Some E-Mailers Having Hotmail Problems

E-mails to MSN Hotmail are still being received by its members, but some are being referred to junk e-mail boxes after Microsoft said all Hotmail e-mail must be compliant with Microsoft's Sender ID e-mail verification program starting earlier this week.

E-mails from companies that have not published their Sender Policy Framework — the method MSN uses to identify a sender's authorized outbound e-mail server — are going to Hotmail users' junk folders or inboxes with a “Sender Unknown” question mark symbol and a “safety bar” within the e-mail that says, “The sender of this message could not be verified by Sender ID.”

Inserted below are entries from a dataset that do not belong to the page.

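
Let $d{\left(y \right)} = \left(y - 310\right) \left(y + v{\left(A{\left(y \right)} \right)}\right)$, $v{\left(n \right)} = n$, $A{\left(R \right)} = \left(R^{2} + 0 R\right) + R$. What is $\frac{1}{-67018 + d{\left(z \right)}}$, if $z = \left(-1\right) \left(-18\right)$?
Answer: $- \frac{1}{172138} \approx -5.8093 \cdot 10^{-6}$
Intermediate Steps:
$A{\left(R \right)} = R + R^{2}$ ($A{\left(R \right)} = \left(R^{2} + 0\right) + R = R^{2} + R = R + R^{2}$)
$z = 18$
$d{\left(y \right)} = \left(-310 + y\right) \left(y + y \left(1 + y\right)\right)$ ($d{\left(y \right)} = \left(y - 310\right) \left(y + y \left(1 + y\right)\right) = \left(-310 + y\right) \left(y + y \left(1 + y\right)\right)$)
$\frac{1}{-67018 + d{\left(z \right)}} = \frac{1}{-67018 + 18 \left(-620 + 18^{2} - 5544\right)} = \frac{1}{-67018 + 18 \left(-620 + 324 - 5544\right)} = \frac{1}{-67018 + 18 \left(-5840\right)} = \frac{1}{-67018 - 105120} = \frac{1}{-172138} = - \frac{1}{172138}$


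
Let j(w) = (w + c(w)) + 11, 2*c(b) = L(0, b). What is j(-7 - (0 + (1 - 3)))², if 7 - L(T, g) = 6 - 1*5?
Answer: 81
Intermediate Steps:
L(T, g) = 6 (L(T, g) = 7 - (6 - 1*5) = 7 - (6 - 5) = 7 - 1*1 = 7 - 1 = 6)
c(b) = 3 (c(b) = (½)*6 = 3)
j(w) = 14 + w (j(w) = (w + 3) + 11 = (3 + w) + 11 = 14 + w)
j(-7 - (0 + (1 - 3)))² = (14 + (-7 - (0 + (1 - 3))))² = (14 + (-7 - (0 - 2)))² = (14 + (-7 - 1*(-2)))² = (14 + (-7 + 2))² = (14 - 5)² = 9² = 81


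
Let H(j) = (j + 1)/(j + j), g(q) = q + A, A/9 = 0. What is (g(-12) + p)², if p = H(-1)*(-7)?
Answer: 144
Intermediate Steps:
A = 0 (A = 9*0 = 0)
g(q) = q (g(q) = q + 0 = q)
H(j) = (1 + j)/(2*j) (H(j) = (1 + j)/((2*j)) = (1 + j)*(1/(2*j)) = (1 + j)/(2*j))
p = 0 (p = ((½)*(1 - 1)/(-1))*(-7) = ((½)*(-1)*0)*(-7) = 0*(-7) = 0)
(g(-12) + p)² = (-12 + 0)² = (-12)² = 144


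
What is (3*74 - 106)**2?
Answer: 13456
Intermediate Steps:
(3*74 - 106)**2 = (222 - 106)**2 = 116**2 = 13456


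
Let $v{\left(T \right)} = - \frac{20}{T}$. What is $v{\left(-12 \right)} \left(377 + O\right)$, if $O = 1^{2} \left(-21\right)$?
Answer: $\frac{1780}{3} \approx 593.33$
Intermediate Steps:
$O = -21$ ($O = 1 \left(-21\right) = -21$)
$v{\left(-12 \right)} \left(377 + O\right) = - \frac{20}{-12} \left(377 - 21\right) = \left(-20\right) \left(- \frac{1}{12}\right) 356 = \frac{5}{3} \cdot 356 = \frac{1780}{3}$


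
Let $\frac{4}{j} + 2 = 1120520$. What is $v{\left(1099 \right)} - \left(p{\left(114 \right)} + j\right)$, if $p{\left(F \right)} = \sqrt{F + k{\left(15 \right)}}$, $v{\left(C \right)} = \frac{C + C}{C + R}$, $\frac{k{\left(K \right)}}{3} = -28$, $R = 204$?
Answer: $\frac{1231446676}{730017477} - \sqrt{30} \approx -3.7904$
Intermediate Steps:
$k{\left(K \right)} = -84$ ($k{\left(K \right)} = 3 \left(-28\right) = -84$)
$j = \frac{2}{560259}$ ($j = \frac{4}{-2 + 1120520} = \frac{4}{1120518} = 4 \cdot \frac{1}{1120518} = \frac{2}{560259} \approx 3.5698 \cdot 10^{-6}$)
$v{\left(C \right)} = \frac{2 C}{204 + C}$ ($v{\left(C \right)} = \frac{C + C}{C + 204} = \frac{2 C}{204 + C}$)
$p{\left(F \right)} = \sqrt{-84 + F}$ ($p{\left(F \right)} = \sqrt{F - 84} = \sqrt{-84 + F}$)
$v{\left(1099 \right)} - \left(p{\left(114 \right)} + j\right) = 2 \cdot 1099 \frac{1}{204 + 1099} - \left(\sqrt{-84 + 114} + \frac{2}{560259}\right) = 2 \cdot 1099 \cdot \frac{1}{1303} - \left(\sqrt{30} + \frac{2}{560259}\right) = 2 \cdot 1099 \cdot \frac{1}{1303} - \left(\frac{2}{560259} + \sqrt{30}\right) = \frac{2198}{1303} - \left(\frac{2}{560259} + \sqrt{30}\right) = \frac{1231446676}{730017477} - \sqrt{30}$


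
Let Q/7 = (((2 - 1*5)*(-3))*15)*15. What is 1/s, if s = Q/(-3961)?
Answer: -3961/14175 ≈ -0.27944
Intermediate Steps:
Q = 14175 (Q = 7*((((2 - 1*5)*(-3))*15)*15) = 7*((((2 - 5)*(-3))*15)*15) = 7*((-3*(-3)*15)*15) = 7*((9*15)*15) = 7*(135*15) = 7*2025 = 14175)
s = -14175/3961 (s = 14175/(-3961) = 14175*(-1/3961) = -14175/3961 ≈ -3.5786)
1/s = 1/(-14175/3961) = -3961/14175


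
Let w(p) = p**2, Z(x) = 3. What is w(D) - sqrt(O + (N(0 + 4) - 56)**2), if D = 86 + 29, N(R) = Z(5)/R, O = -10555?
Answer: 13225 - I*sqrt(120039)/4 ≈ 13225.0 - 86.617*I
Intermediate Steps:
N(R) = 3/R
D = 115
w(D) - sqrt(O + (N(0 + 4) - 56)**2) = 115**2 - sqrt(-10555 + (3/(0 + 4) - 56)**2) = 13225 - sqrt(-10555 + (3/4 - 56)**2) = 13225 - sqrt(-10555 + (-221/4)**2) = 13225 - sqrt(-10555 + 48841/16) = 13225 - sqrt(-120039/16) = 13225 - I*sqrt(120039)/4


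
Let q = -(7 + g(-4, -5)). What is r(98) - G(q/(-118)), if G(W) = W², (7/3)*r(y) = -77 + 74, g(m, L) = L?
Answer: -31336/24367 ≈ -1.2860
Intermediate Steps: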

“If I use Hotmail, I probably have two inboxes to check now,” said Robb Wilson, vice president of deliverability at Lyris.

After testing transactional e-mails from private servers Wednesday, Lyris found that some messages were referred to the junk e-mail box with the “Sender could not be verified” message while others stayed in the inbox with the same message.

Delivery companies report that e-mails are getting through, and suspect that servers at companies that have not complied with Microsoft's e-mail authentication program are the only ones that will have “flagged” messages.

“Most of our [clients] are SPF-complaint,” Wilson said. “If they haven't upgraded to the newest releases that are compliant, they are experiencing some issues.”

More than 1 million domains have published their SPF records, according to Microsoft.

Microsoft's new Sender ID requirements will help businesses and protect consumers, said Craig Spiezle, director of Microsoft's Care & Safety Group.

“Deploying Sender ID on the MSN Hotmail service allows Microsoft to move to the next level of protection, which is to provide information about suspicious e-mails to recipients,” he said.

Businesses also need to recognize the urgency of e-mail authentication technologies, Spiezle said.

“To fully realize the benefits of these technologies, it's incumbent on us as an industry to act swiftly, authenticate our outbound mail and check inbound mail to help ensure we protect e-mail,” he said.

Hotmail's move is getting the attention of small to midsize companies rather than corporations.

“Deliverability wasn't something on their radar screen,” Wilson said of low- to mid-tier clients. “We are starting to hear from those folks.”

E-mail software firm ExactTarget, Indianapolis, said it has not seen delivery failures or e-mails referred to junk e-mail boxes in Hotmail.

“They're only providing the [sender unknown] warnings in situations where there is a hard fail, or in situations where the spammer is making up a domain name,” Chip House, deliverability expert at ExactTarget, said after speaking with Spiezle at Microsoft yesterday.

Yahoo released a similar “Domain Keys” e-mail authentication about a year ago, but referred to it as a “technology proposal” rather than a requirement. Yahoo likely will make the program more official soon, depending on the reaction of e-mailers and consumers to Hotmail's Sender ID program.

“My guess is, Yahoo is going to see what the fallout is at Hotmail,” Wilson said. “If Hotmail is successful, Yahoo will definitely jump on board.”

Yahoo may release more details on its Domain Keys requirements at the E-Mail Authentication Implementation Summit in New York on July 12.